Jiang Fei, Tian Lu, Kang Jian, Li Lexin
University of California at San Francesco, Stanford University.
University of Michigan, University of California at Berkeley.
Stat Sin. 2025 Jul;35(3):1713-1736. doi: 10.5705/ss.202023.0075.
Classical regression generally assumes that all subjects follow a common model with the same set of parameters. With ever advancing capabilities of modern technologies to collect more subjects and more covariates, it has become increasingly common that there exist subgroups of subjects, and each group follows a different regression model with a different set of parameters. In this article, we propose a new approach for subgroup analysis in regression modeling. Specifically, we model the relation between a response and a set of primary predictors, while we explicitly model the heterogenous association given another set of auxiliary predictors, through the interaction between the primary and auxiliary variables. We introduce penalties to induce the sparsity and group structures within the regression coefficients, and to achieve simultaneous feature selection for both primary predictors that are significantly associated with the response, as well as the auxiliary predictors that define the subgroups. We establish the asymptotic guarantees in terms of parameter estimation consistency and cluster estimation consistency. We illustrate our method with an analysis of the functional magnetic resonance imaging data from the Adolescent Brain Cognitive Development Study.

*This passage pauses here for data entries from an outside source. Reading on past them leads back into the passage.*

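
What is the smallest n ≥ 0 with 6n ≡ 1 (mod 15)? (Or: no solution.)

gcd(15, 6):
  15 = 2*6 + 3
  6 = 2*3
so gcd(15, 6) = 3.
3 does not divide 1, so the congruence has no solution.

no solution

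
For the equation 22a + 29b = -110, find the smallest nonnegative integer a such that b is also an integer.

24

gcd(29, 22):
  29 = 1×22 + 7
  22 = 3×7 + 1
  7 = 7×1
so gcd(29, 22) = 1.
1 divides -110, so solutions exist.
Back-substitute for Bézout coefficients:
  1 = 22 - 3×7
  ... = 22×(4) + 29×(-3)
Scale by -110/1 = -110: (a₀, b₀) = (-440, 330).
General solution: a = -440 + 29t, b = 330 - 22t for integer t.
a ≥ 0: smallest is -440 mod 29 = 24 (at t = 16), with b = -22.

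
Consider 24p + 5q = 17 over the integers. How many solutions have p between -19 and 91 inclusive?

22

gcd(24, 5) = 1  (24 = 4·5 + 4, 5 = 1·4 + 1, 4 = 4·1).
Back-substituting, 24·(-1) + 5·(5) = 1.
Scale by 17: particular solution (-17, 85); reduce p mod 5: (3, -11).
General solution: p = 3 + 5t, q = -11 - 24t for integer t.
-19 ≤ 3 + 5t ≤ 91 gives t ∈ [-4, 17], which is 22 values.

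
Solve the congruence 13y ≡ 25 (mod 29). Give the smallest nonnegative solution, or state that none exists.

22

gcd(29, 13) = 1.
1 divides 25, so solutions exist.
By Bézout, 13×(9) + 29×(-4) = 1.
So 13×(9) ≡ 1 (mod 29); multiply by 25: y ≡ 225 (mod 29).
Smallest nonnegative: y = 225 mod 29 = 22.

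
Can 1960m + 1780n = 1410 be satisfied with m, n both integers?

no

gcd(1960, 1780):
  1960 = 1*1780 + 180
  1780 = 9*180 + 160
  180 = 1*160 + 20
  160 = 8*20
so gcd(1960, 1780) = 20.
20 does not divide 1410 (remainder 10), so no integer solutions.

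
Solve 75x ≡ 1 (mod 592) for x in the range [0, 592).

371

gcd(592, 75):
  592 = 7·75 + 67
  75 = 1·67 + 8
  67 = 8·8 + 3
  8 = 2·3 + 2
  3 = 1·2 + 1
  2 = 2·1
so gcd(592, 75) = 1.
Back-substitute for Bézout coefficients:
  1 = 3 - 1·2
  ... = 75·(-221) + 592·(28)
So 75·-221 ≡ 1 (mod 592), and -221 mod 592 = 371.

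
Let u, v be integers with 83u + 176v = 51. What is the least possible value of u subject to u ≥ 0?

gcd(176, 83) = 1.
1 divides 51, so solutions exist.
By Bézout, 83·(-53) + 176·(25) = 1.
Scale by 51/1 = 51: (u₀, v₀) = (-2703, 1275).
General solution: u = -2703 + 176t, v = 1275 - 83t for integer t.
u ≥ 0: smallest is -2703 mod 176 = 113 (at t = 16), with v = -53.

113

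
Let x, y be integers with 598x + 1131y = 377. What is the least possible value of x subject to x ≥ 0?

29

gcd(1131, 598) = 13.
13 divides 377, so solutions exist.
By Bézout, 598·(-17) + 1131·(9) = 13.
Scale by 377/13 = 29: (x₀, y₀) = (-493, 261).
General solution: x = -493 + 87t, y = 261 - 46t for integer t.
x ≥ 0: smallest is -493 mod 87 = 29 (at t = 6), with y = -15.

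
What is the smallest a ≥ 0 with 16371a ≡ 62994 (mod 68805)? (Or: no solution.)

gcd(68805, 16371) = 9  (68805 = 4×16371 + 3321, 16371 = 4×3321 + 3087, 3321 = 1×3087 + 234, 3087 = 13×234 + 45, 234 = 5×45 + 9, 45 = 5×9).
9 does not divide 62994, so the congruence has no solution.

no solution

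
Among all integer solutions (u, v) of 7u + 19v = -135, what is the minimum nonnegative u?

16

gcd(19, 7) = 1.
1 divides -135, so solutions exist.
By Bézout, 7*(-8) + 19*(3) = 1.
Scale by -135/1 = -135: (u₀, v₀) = (1080, -405).
General solution: u = 1080 + 19t, v = -405 - 7t for integer t.
u ≥ 0: smallest is 1080 mod 19 = 16 (at t = -56), with v = -13.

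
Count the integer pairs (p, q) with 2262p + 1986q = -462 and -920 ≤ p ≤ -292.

gcd(2262, 1986) = 6  (2262 = 1*1986 + 276, 1986 = 7*276 + 54, 276 = 5*54 + 6, 54 = 9*6).
Back-substituting, 2262*(36) + 1986*(-41) = 6.
Scale by -77: particular solution (-2772, 3157); reduce p mod 331: (207, -236).
General solution: p = 207 + 331t, q = -236 - 377t for integer t.
-920 ≤ 207 + 331t ≤ -292 gives t ∈ [-3, -2], which is 2 values.

2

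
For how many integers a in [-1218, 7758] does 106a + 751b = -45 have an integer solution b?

12

gcd(751, 106) = 1.
By Bézout, 106*(333) + 751*(-47) = 1.
Particular solution: (35, -5).
General solution: a = 35 + 751t, b = -5 - 106t for integer t.
-1218 ≤ 35 + 751t ≤ 7758 gives t ∈ [-1, 10], which is 12 values.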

经典回归通常假设所有受试者都遵循具有相同参数集的共同模型。随着现代技术收集更多受试者和更多协变量的能力不断提高,存在受试者亚组的情况越来越普遍,并且每个组遵循具有不同参数集的不同回归模型。在本文中,我们提出了一种回归建模中亚组分析的新方法。具体来说,我们对响应变量与一组主要预测变量之间的关系进行建模,同时通过主要变量和辅助变量之间的相互作用,明确地对给定另一组辅助预测变量的异质关联进行建模。我们引入惩罚项以诱导回归系数中的稀疏性和组结构,并实现与响应显著相关的主要预测变量以及定义亚组的辅助预测变量的同时特征选择。我们在参数估计一致性和聚类估计一致性方面建立了渐近保证。我们通过对青少年大脑认知发展研究的功能磁共振成像数据进行分析来说明我们的方法。